Poacher was part of the Carlow management team which pushed Dublin in the 2017 Leinster championship, eventually losing 0-17 to 0-9 but only fading in the final 20-plus minutes once Brendan Murphy had been sent off.
“The thing about playing Dublin, and it’s mad because I remember thinking about it when we were playing them, there’s part of you thinking we could be lambs to the slaughter but maybe we could get at them,” he says with a chuckle.
“The realistic side of you says ‘we need to be careful here, and careful early’. I think teams have got to stop being afraid of the narrative out there that you have to have a go.
“Forget about ‘you have to have a go’. See the first 15 minutes, I want to see Cavan booed off the pitch.
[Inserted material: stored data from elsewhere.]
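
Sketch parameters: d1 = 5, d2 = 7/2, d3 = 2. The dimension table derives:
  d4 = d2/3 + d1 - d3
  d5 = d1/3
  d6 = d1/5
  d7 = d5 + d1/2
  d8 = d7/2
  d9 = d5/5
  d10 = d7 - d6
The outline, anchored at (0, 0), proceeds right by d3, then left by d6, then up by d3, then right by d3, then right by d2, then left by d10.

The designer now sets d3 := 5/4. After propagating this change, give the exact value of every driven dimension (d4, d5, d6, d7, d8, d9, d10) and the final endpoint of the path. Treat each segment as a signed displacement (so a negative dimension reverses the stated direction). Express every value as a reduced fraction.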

“I would love to see them coming in with a seriously negative attritional style where they suffocate the game, nothing happens and they stay in the game.
“Be really competitive, start a few scuffles, get in Dublin’s face, and tackle with the same ferocity as against Donegal.
“When you have the ball, manage it, don’t worry about going down their throats and attacking, stay in the game as long as you can.
“If we try to make a case for Cavan as pundits, people will laugh at us,” the Down minor coach adds. “People will say ‘what are you talking about?’.
“Of course they can be beaten, they have to be beaten at some stage. This is not going to go on forever.
“In 2016, it took a replay and Mayo played them off the park, and scored two own goals — freakish stuff. A last-minute free in 2017.
“Tyrone in 2018 were 0-5 to 0-1 up and didn’t manage the game.
“If you look at the finals one the last couple of years, even Kerry last year, teams have gotten close; I think it just takes that one defeat and you might get that changing of the guard.”
Poacher agrees with a lot of what was written by former Westmeath footballer John Connellan about the gap to Dublin, but warns against a defeatist attitude.
“The narrative I’ve said to you about Leinster being dead, it’s dead, it’s dead; if you keep saying it, people will believe it.
“Look at the amount of Kildare players that retired (Keith Cribbin, Tommy Moolick, Peter Kelly) this week, I’d say mentally they are just a beaten bunch, just ‘what’s the point?’ .
“You’re reading something over and over again, eventually it will stick with you.
“I just think Dublin are so far ahead physically, but mentally as well. Leinster is now more or less a bit of tapering to get up to speed for the last four.
“This year is skewed because you have Tipp coming out of Munster and Cavan coming out of Ulster, who are traditionally not the strong powers in the past couple of years.
“So they’re probably thinking to themselves, you know… is there a possibility they could win an All-Ireland without playing a Division 1 team (Mayo and Meath both got relegated to Division 2)?”